Born in deeper water, the red tides are carried to shore by currents and winds. This red tide has spread over a 100-mile stretch of coast, but it is an uneven invasion. The reddish seas wax and wane depending on the day and even the hour, based on conditions.

Pollution from inland sources, particularly fertilizers, can wash into the ocean and provide fuel for Karenia brevis. But the tiny creatures have many food sources. “These pollutants could be a part of the problem. We just don’t know how much,” said Richard P. Stumpf, an oceanographer who studies harmful algae at the National Oceanic and Atmospheric Administration.

Image: Blue-Green Algae
Algae piles up against the shore of the St. Lucie Canal near the Port Mayaca Lock and Dam, on the east side of Lake Okeechobee in Canal Point, Florida on July 12, 2018.Cristobal Herrera / EPA file

The blue-green algae blooms tainting lakes, canals and rivers in south Florida are a different matter. Key drivers are water temperatures and pollution from humans, according to Tim Davis, a Bowling Green State University biologist who studies algae.

Lake Okeechobee has become a perfect petri dish for several strains of microorganisms in recent years, as a proliferation of farmland and towns has spilled nitrogen and phosphorous-based fertilizers into the watershed. The toxic stew was supercharged when Hurricane Irma forced a flood of additional polluted runoff into the lake. Cyanobacteria lapped up the extra nutrients, reproducing exponentially in Florida’s punishing summer heat.

The algae produce a toxin that can not only choke animals but in humans cause headaches, sore throats, vomiting, diarrhea and pneumonia. Long-term exposure to some algae blooms has been linked to liver cancer and neurological diseases such as Alzheimer's. But funding for large-scale fixes is scarce. And so much pollution has accumulated in the lake bottom, it would take decades for it to disperse, even if new pollution from sugar farms, dairies and other sources could be shut down.

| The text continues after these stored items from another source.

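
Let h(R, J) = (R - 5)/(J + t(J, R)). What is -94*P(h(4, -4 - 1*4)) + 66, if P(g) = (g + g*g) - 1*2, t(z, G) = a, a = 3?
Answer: 5786/25 ≈ 231.44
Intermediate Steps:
t(z, G) = 3
h(R, J) = (-5 + R)/(3 + J) (h(R, J) = (R - 5)/(J + 3) = (-5 + R)/(3 + J))
P(g) = -2 + g + g² (P(g) = (g + g²) - 2 = -2 + g + g²)
-94*P(h(4, -4 - 1*4)) + 66 = -94*(-2 + (-5 + 4)/(3 + (-4 - 1*4)) + ((-5 + 4)/(3 + (-4 - 1*4)))²) + 66 = -94*(-2 - 1/(3 + (-4 - 4)) + (-1/(3 + (-4 - 4)))²) + 66 = -94*(-2 - 1/(3 - 8) + (-1/(3 - 8))²) + 66 = -94*(-2 - 1/(-5) + (-1/(-5))²) + 66 = -94*(-2 - ⅕*(-1) + (-⅕*(-1))²) + 66 = -94*(-2 + ⅕ + (⅕)²) + 66 = -94*(-2 + ⅕ + 1/25) + 66 = -94*(-44/25) + 66 = 4136/25 + 66 = 5786/25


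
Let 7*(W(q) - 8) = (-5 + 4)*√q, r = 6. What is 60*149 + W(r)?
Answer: 8948 - √6/7 ≈ 8947.7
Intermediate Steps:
W(q) = 8 - √q/7 (W(q) = 8 + ((-5 + 4)*√q)/7 = 8 + (-√q)/7 = 8 - √q/7)
60*149 + W(r) = 60*149 + (8 - √6/7) = 8940 + (8 - √6/7) = 8948 - √6/7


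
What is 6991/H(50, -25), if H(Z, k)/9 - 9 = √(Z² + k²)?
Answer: -6991/3044 + 174775*√5/27396 ≈ 11.969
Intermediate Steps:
H(Z, k) = 81 + 9*√(Z² + k²)
6991/H(50, -25) = 6991/(81 + 9*√(50² + (-25)²)) = 6991/(81 + 9*√(2500 + 625)) = 6991/(81 + 9*√3125) = 6991/(81 + 9*(25*√5)) = 6991/(81 + 225*√5)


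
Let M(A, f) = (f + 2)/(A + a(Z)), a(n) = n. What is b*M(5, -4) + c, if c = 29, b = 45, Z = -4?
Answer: -61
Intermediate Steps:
M(A, f) = (2 + f)/(-4 + A) (M(A, f) = (f + 2)/(A - 4) = (2 + f)/(-4 + A))
b*M(5, -4) + c = 45*((2 - 4)/(-4 + 5)) + 29 = 45*(-2/1) + 29 = 45*(1*(-2)) + 29 = 45*(-2) + 29 = -90 + 29 = -61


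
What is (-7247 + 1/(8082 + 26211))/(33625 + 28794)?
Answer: -248521370/2140534767 ≈ -0.11610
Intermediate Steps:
(-7247 + 1/(8082 + 26211))/(33625 + 28794) = (-7247 + 1/34293)/62419 = (-7247 + 1/34293)*(1/62419) = -248521370/34293*1/62419 = -248521370/2140534767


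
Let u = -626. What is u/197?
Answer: -626/197 ≈ -3.1777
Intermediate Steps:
u/197 = -626/197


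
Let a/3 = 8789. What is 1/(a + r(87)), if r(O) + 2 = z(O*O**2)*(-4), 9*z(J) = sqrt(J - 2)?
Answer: 2135565/56293635209 + 36*sqrt(658501)/56293635209 ≈ 3.8455e-5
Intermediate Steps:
a = 26367 (a = 3*8789 = 26367)
z(J) = sqrt(-2 + J)/9 (z(J) = sqrt(J - 2)/9 = sqrt(-2 + J)/9)
r(O) = -2 - 4*sqrt(-2 + O**3)/9 (r(O) = -2 + (sqrt(-2 + O*O**2)/9)*(-4) = -2 + (sqrt(-2 + O**3)/9)*(-4) = -2 - 4*sqrt(-2 + O**3)/9)
1/(a + r(87)) = 1/(26367 + (-2 - 4*sqrt(-2 + 87**3)/9)) = 1/(26367 + (-2 - 4*sqrt(-2 + 658503)/9)) = 1/(26367 + (-2 - 4*sqrt(658501)/9)) = 1/(26365 - 4*sqrt(658501)/9)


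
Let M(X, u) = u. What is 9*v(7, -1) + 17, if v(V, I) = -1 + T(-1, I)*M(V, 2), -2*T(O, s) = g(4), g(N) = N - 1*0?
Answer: -28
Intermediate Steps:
g(N) = N (g(N) = N + 0 = N)
T(O, s) = -2 (T(O, s) = -1/2*4 = -2)
v(V, I) = -5 (v(V, I) = -1 - 2*2 = -1 - 4 = -5)
9*v(7, -1) + 17 = 9*(-5) + 17 = -45 + 17 = -28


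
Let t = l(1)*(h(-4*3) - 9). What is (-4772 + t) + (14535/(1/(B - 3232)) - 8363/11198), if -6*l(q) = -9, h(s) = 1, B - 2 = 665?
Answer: -417540495045/11198 ≈ -3.7287e+7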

No surprise, then, that the pollution emergency has become a political hot spot in numerous races — including the bruising contest for U.S. Senate that pits Bill Nelson, the Democratic incumbent, against Rick Scott, the state’s Republican governor. Nelson has bashed Scott for slashing controls on polluting farms and businesses. Scott countered that Nelson has done little to fulfill promises to clean up Okeechobee.

“Born and raised in Florida and I've never seen it this bad.”

Scott took at least one definitive action: declaring a state of emergency in early July in seven South Florida counties. That allowed water officials to store water from the giant lake, rather than release more water, and toxic algae, into the state’s already straining waterways.

Relief from the twin scourges can’t come soon enough in communities like Fort Myers, where beachside restaurants have closed early and hotels have had tourists cancel. Crabbers are among the many fishermen who say their catches have declined as much as 70 percent. And no one can tolerate the stench of rotting organisms, big and small.

"Here's how bad things have gotten,” wrote WINK-TV weathercaster Matt DeVitt in a Facebook post, alongside a gallery of dead wildlife photos. “Born and raised in Florida and I've never seen it this bad.”

There does not appear to be a quick fix. But Floridians who want to express their dismay will have one outlet on Aug. 12. That Sunday, a Hands Along the Water event is planned along the Gulf Coast to “show solidarity & join together as one to rage against this created environmental tragedy against our waters, our sea life, our livelihoods, our lives!”